Standard deviation

Table of Contents

The standard deviation (σ) is a measure of the average variability in a dataset, which is to say, how close or far away the data is from the mean. It approximates the mean distance (in natural numbers) between each datum and the arithmetic mean.

For example, if we have a set of values like 1, 2, 3 (thus, mean = 2), we could estimate the average deviation of each datum from the mean, firstly, by subtracting the mean from each datum, secondly, by adding the resulting individual deviations as natural numbers (otherwise they would add up to '0'), and, thirdly, by dividing that result by the number of total data in the set. Thus:

mean deviation = [|(1-2)| + |(2-2)| + |(3-2)|] / 3 = (|-1| + |0| + |1|) / 3 = 2/3 = 0.66²

If we have the set of values 1, 2, 9 (thus, mean = 4), the estimating average deviation would be:

mean deviation = [|(1-4)| + |(2-4)| + |(9-4)|] / 3 = (|-3| + |-2| + |5|) / 3 = 10/3 = 3.33³

The most interesting property of the standard deviation is that it gives you a glimpse of how far away from the mean the bulk of your data is. That is, the majority of the data (68.2% if the distribution is normal) would be located between one standard deviation above and below the mean. The majority o the data (95.45% if the distribution is normal) would be located between two standard deviations above and below the mean.

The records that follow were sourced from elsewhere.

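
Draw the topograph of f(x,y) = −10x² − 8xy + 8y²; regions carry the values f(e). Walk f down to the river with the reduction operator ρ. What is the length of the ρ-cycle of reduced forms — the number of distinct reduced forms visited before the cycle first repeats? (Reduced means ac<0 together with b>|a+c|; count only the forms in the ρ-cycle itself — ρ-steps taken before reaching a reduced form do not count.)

D = 384, ⌊√D⌋ = 19
descent: ρ → (8,8,-10)  [lands on river]
river: ρ → (-10,12,6)
river: ρ → (6,12,-10)
river: ρ → (-10,8,8)
ρ-cycle length = 4 (tail of 1 descent step not counted)

4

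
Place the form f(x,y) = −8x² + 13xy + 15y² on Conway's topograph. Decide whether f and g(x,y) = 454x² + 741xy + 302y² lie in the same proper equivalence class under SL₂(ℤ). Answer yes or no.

D₁ = 649, D₂ = 649
river cycle of f (length 34): (15, 17, -6), (-6, 19, 12), (12, 5, -13), (-13, 21, 4), (4, 19, -18), (-18, 17, 5), (5, 23, -6), (-6, 25, 1), (1, 25, -6), (-6, 23, 5), … (24 more)
river cycle of g (length 34): (15, 17, -6), (-6, 19, 12), (12, 5, -13), (-13, 21, 4), (4, 19, -18), (-18, 17, 5), (5, 23, -6), (-6, 25, 1), (1, 25, -6), (-6, 23, 5), … (24 more)
cycles coincide ⇒ equivalent

yes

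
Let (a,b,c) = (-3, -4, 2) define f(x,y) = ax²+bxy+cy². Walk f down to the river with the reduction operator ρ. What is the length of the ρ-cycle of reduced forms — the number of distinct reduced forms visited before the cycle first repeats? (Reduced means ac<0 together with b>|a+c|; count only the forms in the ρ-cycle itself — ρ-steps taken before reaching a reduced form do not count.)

D = 40, ⌊√D⌋ = 6
descent: ρ → (2,4,-3)  [lands on river]
river: ρ → (-3,2,3)
river: ρ → (3,4,-2)
river: ρ → (-2,4,3)
river: ρ → (3,2,-3)
river: ρ → (-3,4,2)
ρ-cycle length = 6 (tail of 1 descent step not counted)

6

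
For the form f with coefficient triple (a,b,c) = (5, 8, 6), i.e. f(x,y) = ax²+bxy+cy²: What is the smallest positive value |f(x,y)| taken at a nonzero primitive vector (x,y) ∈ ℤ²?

translate: b→-2 (≡8 mod 10), so (5,8,6)→(5,-2,3)
flip: (5,-2,3)→(3,2,5)
reduced (well bottom): (3,2,5) with a≤c, −a<b≤a
well minimum = a = 3

3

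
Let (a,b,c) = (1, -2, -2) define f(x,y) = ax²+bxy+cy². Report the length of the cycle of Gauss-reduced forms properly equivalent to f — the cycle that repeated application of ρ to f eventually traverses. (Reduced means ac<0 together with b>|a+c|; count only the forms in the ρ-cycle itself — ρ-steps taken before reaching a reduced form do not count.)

D = 12, ⌊√D⌋ = 3
descent: ρ → (-2,2,1)  [lands on river]
river: ρ → (1,2,-2)
ρ-cycle length = 2 (tail of 1 descent step not counted)

2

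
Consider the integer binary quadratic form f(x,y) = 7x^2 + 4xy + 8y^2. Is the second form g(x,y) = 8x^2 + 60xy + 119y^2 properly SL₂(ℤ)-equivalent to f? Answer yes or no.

D₁ = -208, D₂ = -208
f: reduced (well bottom): (7,4,8) with a≤c, −a<b≤a
g: translate: b→-4 (≡60 mod 16), so (8,60,119)→(8,-4,7)
g: flip: (8,-4,7)→(7,4,8)
g: reduced (well bottom): (7,4,8) with a≤c, −a<b≤a
reduced forms (7, 4, 8) vs (7, 4, 8) ⇒ equivalent

yes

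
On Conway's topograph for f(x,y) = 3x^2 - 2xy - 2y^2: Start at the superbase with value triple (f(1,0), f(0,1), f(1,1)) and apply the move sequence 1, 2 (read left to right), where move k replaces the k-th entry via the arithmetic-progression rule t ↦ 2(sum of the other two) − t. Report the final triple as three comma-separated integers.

start (3,-2,-1) = (f(1,0),f(0,1),f(1,1))
replace slot 1: 2·((-2)+(-1)) − 3 = -9 → (-9,-2,-1)
replace slot 2: 2·((-9)+(-1)) − (-2) = -18 → (-9,-18,-1)

-9,-18,-1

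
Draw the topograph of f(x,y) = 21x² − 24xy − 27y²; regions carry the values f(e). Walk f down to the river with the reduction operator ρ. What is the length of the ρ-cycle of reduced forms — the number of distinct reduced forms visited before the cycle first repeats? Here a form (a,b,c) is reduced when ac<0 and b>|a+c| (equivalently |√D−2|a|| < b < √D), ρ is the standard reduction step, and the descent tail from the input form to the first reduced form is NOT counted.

D = 2844, ⌊√D⌋ = 53
descent: ρ → (-27,24,21)  [lands on river]
river: ρ → (21,18,-30)
river: ρ → (-30,42,9)
river: ρ → (9,48,-15)
river: ρ → (-15,42,18)
river: ρ → (18,30,-27)
ρ-cycle length = 6 (tail of 1 descent step not counted)

6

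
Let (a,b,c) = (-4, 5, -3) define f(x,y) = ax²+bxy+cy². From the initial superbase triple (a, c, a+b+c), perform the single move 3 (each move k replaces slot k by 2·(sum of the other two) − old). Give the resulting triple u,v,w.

start (-4,-3,-2) = (f(1,0),f(0,1),f(1,1))
replace slot 3: 2·((-4)+(-3)) − (-2) = -12 → (-4,-3,-12)

-4,-3,-12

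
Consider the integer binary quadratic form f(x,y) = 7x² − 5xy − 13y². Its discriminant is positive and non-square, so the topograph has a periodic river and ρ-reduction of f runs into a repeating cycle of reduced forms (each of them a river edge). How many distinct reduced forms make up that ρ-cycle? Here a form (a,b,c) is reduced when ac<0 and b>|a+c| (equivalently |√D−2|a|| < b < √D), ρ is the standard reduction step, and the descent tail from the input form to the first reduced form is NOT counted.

D = 389, ⌊√D⌋ = 19
descent: ρ → (-13,5,7)
descent: ρ → (7,9,-11)  [lands on river]
river: ρ → (-11,13,5)
river: ρ → (5,17,-5)
river: ρ → (-5,13,11)
river: ρ → (11,9,-7)
river: ρ → (-7,19,1)
river: ρ → (1,19,-7)
river: ρ → (-7,9,11)
river: ρ → (11,13,-5)
river: ρ → (-5,17,5)
river: ρ → (5,13,-11)
river: ρ → (-11,9,7)
river: ρ → (7,19,-1)
river: ρ → (-1,19,7)
ρ-cycle length = 14 (tail of 2 descent steps not counted)

14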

And almost the totality of the data (99.73% if the distribution is normal) would be located between three standard deviations above and below the mean. Therefore, if a standard deviation is rather small, it indicates that the data tends to cluster close to the mean, without 'deviating' much away from it. A large standard deviation suggests a spread out distribution, with data 'deviating' far away from the mean.

Furthermore, you can use the standard deviation to assess the relative position of particular data. That is, data that is located three standard deviations above or below the mean are 'sensibly' less representative than data within two standard deviations of the mean, and these less so than data within a standard deviation from the mean. In fact, data located beyond three standard deviations above or below the mean can be considered extreme cases, probably even statistically significantly so.

Properties

The standard deviation is a measure of dispersion of the data (ie, of how close or far away the data is from the mean).
The standard deviation can be used as a measure of uncertainty.
The standard deviation can be used as a measure of significance.
The standard deviation for a population is represented as 'σ'. When calculating 'σ' you also use the total population size ('N').
The standard deviation for a sample is represented as 's'. When estimating 'sd' you use the total sample size minus 1 ('n-1').

Calculation

In Excel: The function STDEV calculates the standard deviation of the selected sample of values.
By hand (from scratch): Firstly, subtract the mean from each datum; secondly, square the resulting individual distances; thirdly, calculate the arithmetic mean of the squared distances (using 'n-1' for samples); finally, perform a square-root on the resulting mean.
By hand (from the variance): Perform a square-root of the variance.

References

1. full reference in the following format AUTHOR (date work).Title. Reference location, date publication. ISBN/ISSN.

+++ Footnotes +++

2. For a population; the mean deviation for a sample would be 1. The actual standard deviations are σ = 0.82, and sd = 1, respectively.

3. For a population; the mean deviation for a sample would be 5. The actual standard deviations are σ = 3.56, and sd = 4.36, respectively.